The report's release came on the same day that Vice President Cheney, appearing on Rush Limbaugh's radio program, repeated his allegation that al-Qaeda was operating inside Iraq "before we ever launched" the war, under the direction of Abu Musab al-Zarqawi, the terrorist killed last June.
"This is al-Qaeda operating in Iraq," Cheney told Limbaugh's listeners about Zarqawi, who he said had "led the charge for Iraq." Cheney cited the alleged history to illustrate his argument that withdrawing U.S. forces from Iraq would "play right into the hands of al-Qaeda."
Wrong again. In spite of what he tells Rush Limbaugh, Dick Cheney knows that's wrong. He knows he lied. He remembers -- certainly others remember clearly the pressure he put on the CIA to go along with the fiction. Reliable intelligence in the form of rebuttals was deliberately kicked out of the way.
When a senior intelligence analyst working for the government's counterterrorism task force obtained an early account of the conclusions by Feith's office -- titled "Iraq and al-Qaida: Making the Case" -- the analyst prepared a detailed rebuttal calling it of "no intelligence value" and taking issue with 15 of 26 key conclusions, the report states. The analyst's rebuttal was shared with intelligence officers on the Joint Chiefs of Staff, but evidently not with others.

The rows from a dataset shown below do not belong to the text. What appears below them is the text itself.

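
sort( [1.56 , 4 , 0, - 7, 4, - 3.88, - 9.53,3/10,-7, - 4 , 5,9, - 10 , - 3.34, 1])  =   [-10, - 9.53,- 7, - 7,- 4, - 3.88, - 3.34, 0, 3/10, 1, 1.56, 4,4, 5, 9 ]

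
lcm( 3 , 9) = 9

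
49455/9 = 5495 =5495.00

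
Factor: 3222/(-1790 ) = - 9/5 = -3^2*5^( - 1 ) 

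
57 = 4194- 4137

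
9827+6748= 16575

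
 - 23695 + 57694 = 33999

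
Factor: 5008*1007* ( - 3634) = -18326465504 = -  2^5*19^1*23^1  *53^1*79^1*313^1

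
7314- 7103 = 211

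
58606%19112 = 1270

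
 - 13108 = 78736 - 91844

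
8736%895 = 681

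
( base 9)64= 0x3A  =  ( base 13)46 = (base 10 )58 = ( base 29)20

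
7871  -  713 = 7158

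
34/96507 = 34/96507 = 0.00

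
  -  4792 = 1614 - 6406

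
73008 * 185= 13506480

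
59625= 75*795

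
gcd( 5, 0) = 5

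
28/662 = 14/331 = 0.04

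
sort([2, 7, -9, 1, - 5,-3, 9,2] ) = [-9, - 5, - 3, 1, 2, 2, 7, 9 ]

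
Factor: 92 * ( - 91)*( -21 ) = 2^2*3^1*7^2*13^1* 23^1 = 175812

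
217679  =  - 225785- - 443464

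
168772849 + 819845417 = 988618266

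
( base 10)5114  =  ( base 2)1001111111010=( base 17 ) 10BE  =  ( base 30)5KE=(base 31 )59u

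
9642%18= 12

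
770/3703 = 110/529 = 0.21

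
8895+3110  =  12005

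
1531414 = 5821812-4290398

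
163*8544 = 1392672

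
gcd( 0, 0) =0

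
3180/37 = 3180/37 = 85.95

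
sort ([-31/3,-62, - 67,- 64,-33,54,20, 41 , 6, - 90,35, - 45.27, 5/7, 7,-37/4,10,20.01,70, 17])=[-90,- 67,  -  64,  -  62, - 45.27, -33, - 31/3, - 37/4,5/7,6, 7, 10, 17, 20, 20.01, 35,41,54,70]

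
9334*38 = 354692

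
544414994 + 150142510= 694557504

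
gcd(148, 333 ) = 37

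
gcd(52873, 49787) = 1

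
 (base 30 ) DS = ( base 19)130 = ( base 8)642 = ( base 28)EQ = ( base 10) 418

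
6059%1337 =711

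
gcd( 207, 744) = 3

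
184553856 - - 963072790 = 1147626646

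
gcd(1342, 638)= 22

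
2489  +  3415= 5904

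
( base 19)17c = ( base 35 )eg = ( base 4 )13322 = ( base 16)1fa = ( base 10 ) 506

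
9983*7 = 69881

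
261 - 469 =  - 208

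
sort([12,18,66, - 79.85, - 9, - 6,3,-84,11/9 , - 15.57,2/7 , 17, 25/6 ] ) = [ - 84 , - 79.85, - 15.57, - 9,  -  6, 2/7 , 11/9 , 3, 25/6, 12, 17, 18, 66]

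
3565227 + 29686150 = 33251377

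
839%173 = 147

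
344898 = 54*6387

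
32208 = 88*366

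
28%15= 13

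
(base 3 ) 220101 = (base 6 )3014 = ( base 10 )658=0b1010010010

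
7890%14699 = 7890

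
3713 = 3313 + 400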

Sydney Blumenthal wrote in late 2003, in "How Bush Rules":
If the CIA would not serve, it would be trampled. At the Pentagon, Rumsfeld formed the Office of Special Plans, a parallel agency under the direction of the neoconservative deputy secretary of defense, Paul Wolfowitz, to "stovepipe" its own version of intelligence directly to the White House. Its reports were not to be mingled or shared with the CIA or State Department intelligence for fear of corruption by skepticism.
Now it becomes the responsibility of Congress to deal with the lies of a vice president in a way which is commensurate with the damage those lies have done.